First, I want to qualify this blog by saying I think it is good to set the bar high, but sometimes the dating bar is ridiculously high and you end up with nothing.
One employer I knew asked for a master’s degree, ten years of experience, and fluency in two languages when advertising for a simple clerical job. What they actually wanted, the personnel director explained, was a gutsy person with a bachelor degree, who could understand Spanish and had two years of experience. A few months later, he confessed they hired a woman who had a high school education, no experience, and was a friend of a fellow employee. Their ad had scared off viable candidates. Their bar intimidated good candidates.
How do we sit the bar too high in dating? A recent article stating that women preferred dating younger men got me reading.

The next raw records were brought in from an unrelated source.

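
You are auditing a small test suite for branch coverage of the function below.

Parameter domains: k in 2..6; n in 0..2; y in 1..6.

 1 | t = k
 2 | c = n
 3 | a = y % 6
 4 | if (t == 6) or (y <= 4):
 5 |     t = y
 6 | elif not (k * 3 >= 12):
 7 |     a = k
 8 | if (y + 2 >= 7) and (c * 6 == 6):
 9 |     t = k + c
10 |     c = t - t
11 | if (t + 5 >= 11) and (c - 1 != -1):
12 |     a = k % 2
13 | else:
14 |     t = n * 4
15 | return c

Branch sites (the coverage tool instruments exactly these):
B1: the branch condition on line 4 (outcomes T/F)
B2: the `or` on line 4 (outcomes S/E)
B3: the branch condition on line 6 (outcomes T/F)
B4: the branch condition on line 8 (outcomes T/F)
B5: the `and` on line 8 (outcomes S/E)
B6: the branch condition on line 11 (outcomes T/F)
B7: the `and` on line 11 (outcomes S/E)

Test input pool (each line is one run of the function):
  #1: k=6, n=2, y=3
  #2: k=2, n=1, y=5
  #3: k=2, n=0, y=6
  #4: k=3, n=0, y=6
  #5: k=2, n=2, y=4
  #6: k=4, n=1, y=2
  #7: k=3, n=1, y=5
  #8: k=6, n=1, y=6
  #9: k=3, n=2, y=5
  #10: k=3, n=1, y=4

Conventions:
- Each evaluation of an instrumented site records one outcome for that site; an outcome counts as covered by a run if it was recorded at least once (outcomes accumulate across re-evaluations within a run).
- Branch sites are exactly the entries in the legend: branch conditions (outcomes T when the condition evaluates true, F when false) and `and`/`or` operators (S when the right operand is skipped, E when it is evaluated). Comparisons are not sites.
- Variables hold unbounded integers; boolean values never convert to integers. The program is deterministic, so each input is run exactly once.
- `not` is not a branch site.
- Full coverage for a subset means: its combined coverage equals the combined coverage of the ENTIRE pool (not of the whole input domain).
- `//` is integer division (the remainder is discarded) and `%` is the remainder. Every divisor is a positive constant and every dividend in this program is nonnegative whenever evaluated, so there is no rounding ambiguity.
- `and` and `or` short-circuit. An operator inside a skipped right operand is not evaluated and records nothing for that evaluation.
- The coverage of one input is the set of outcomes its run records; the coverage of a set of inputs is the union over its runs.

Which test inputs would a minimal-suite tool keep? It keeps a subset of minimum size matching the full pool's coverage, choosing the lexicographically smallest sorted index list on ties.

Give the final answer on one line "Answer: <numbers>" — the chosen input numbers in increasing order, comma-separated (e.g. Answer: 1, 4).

run #1 (k=6, n=2, y=3) records B1=T, B2=S, B4=F, B5=S, B6=F, B7=S
run #2 (k=2, n=1, y=5) records B1=F, B2=E, B3=T, B4=T, B5=E, B6=F, B7=S
run #3 (k=2, n=0, y=6) records B1=F, B2=E, B3=T, B4=F, B5=E, B6=F, B7=S
run #4 (k=3, n=0, y=6) records B1=F, B2=E, B3=T, B4=F, B5=E, B6=F, B7=S
run #5 (k=2, n=2, y=4) records B1=T, B2=E, B4=F, B5=S, B6=F, B7=S
run #6 (k=4, n=1, y=2) records B1=T, B2=E, B4=F, B5=S, B6=F, B7=S
run #7 (k=3, n=1, y=5) records B1=F, B2=E, B3=T, B4=T, B5=E, B6=F, B7=S
run #8 (k=6, n=1, y=6) records B1=T, B2=S, B4=T, B5=E, B6=F, B7=E
run #9 (k=3, n=2, y=5) records B1=F, B2=E, B3=T, B4=F, B5=E, B6=F, B7=S
run #10 (k=3, n=1, y=4) records B1=T, B2=E, B4=F, B5=S, B6=F, B7=S
together the pool reaches 12 outcomes: B1=T, B1=F, B2=S, B2=E, B3=T, B4=T, B4=F, B5=S, B5=E, B6=F, B7=S, B7=E
every size-1 subset falls short of the 12 outcomes (best: 7/12)
every size-2 subset falls short of the 12 outcomes (best: 11/12)
size 3: inputs {1, 2, 8} cover all 12 outcomes, and no lexicographically smaller subset of this size does

Answer: 1, 2, 8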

It wasn’t nearly as provocative as its title. It stated that 25% of women with online profiles would consider a man up to five years younger. Not that big of a deal, especially since it’s hard to find someone exactly your age. These same women would consider a man five years older too. This isn’t setting the bar too high.
The same article went on to say 42% of the men would not even consider a woman their age and would only accept younger candidates. This is setting the bar too high and making the pool of women smaller.
Often people are under the mistaken impression there are oodles of perfect singles waiting for them. Truth is you’ve probably dated the majority of people in your area that are available to date. Online dating allows you to enlarge the distance of your dating pool. You probably didn’t consider a man forty miles away. It brings in new arrivals too. What it doesn’t do is turn you into something you’re not.
What this means is you’ll still be attractive to the same type of people with caveats. If middle-aged men with white-collar jobs around your age are your usual type, then they will probably continue to wink or message you. Just because you decided you’d like to go out with a much younger man with a yen for adventure, body surfing and sky diving, doesn’t mean they are lining up to date you. In fact, some interesting people will pass over your profile because of the must haves. Perhaps you stated you wouldn’t consider anyone under six feet tall. Even men six feet tall pass over your profile because your insistence on this is superficial and hints at being inflexible in most areas of your life.
As for the 42% of the online dating men who will only go out with younger women, good luck with that. This is a common high bar for men. I was approached by men who were ten years older than me. Nope, not interested and I wondered why the dating company gave them my profile. What these men have done is create an increasingly small dating pool for themselves.
I did say I had caveats about setting the bar. Unfortunately, we tend to favor the same types we’ve dated before because it is a familiar dynamic even it was a dysfunctional one. Women who chose abusive loser boyfriends attract them like a magnet. Men who have had a series of demanding, manipulative girlfriends will have a long line of similar women. These types are looking for you because everyone else has rejected them when they got a clue about their ways.
How do you set the bar against these offenders? You don’t do it in the profile. Stating you won’t be the victim of liars, cheaters or game-players tells the predatory daters you are vulnerable and fair game. To them you are the gazelle with the wounded leg that the herd abandons.
Know your tell-tale signs; complaints against life in general, treating service people shabbily, talking about exes constantly, men forgetting wallets, listing expectations for you are just a few. Review previous relationships that went south to decide what went wrong. Remember the people you want to avoid can be charming and attractive; they had to develop some skills to get people to accept them, if only for a short time.
As for setting the bar high, a few of you need to set it higher. It is reflective of how you consider yourself and what you think is out there. Many men and women go out with a series of people who are bad fits and bemoan their luck. Just going out with anyone and expecting to meet the one is a recipe for disaster. Consider ten characteristics you’d like, but be willing to settle for five. Work six or seven into your profile, but not ten.
Remember the people who were advertising for a candidate with a master’s degree? Their overkill approach landed them with someone very unsuitable because that is all who applied. When I see a woman’s profile stating she is looking for a professional man, 48 or younger, has traveled widely, owns a plane, at least six foot with dark hair and blue eyes, a ballroom dancer, a proficient piano player, and being able to converse in Russian and French, I see a woman doomed to spending nights at home alone.
The same for the men who want some young leggy playmate to cater to them. It is a nice dream, so the best they can do is turn over and go back to sleep.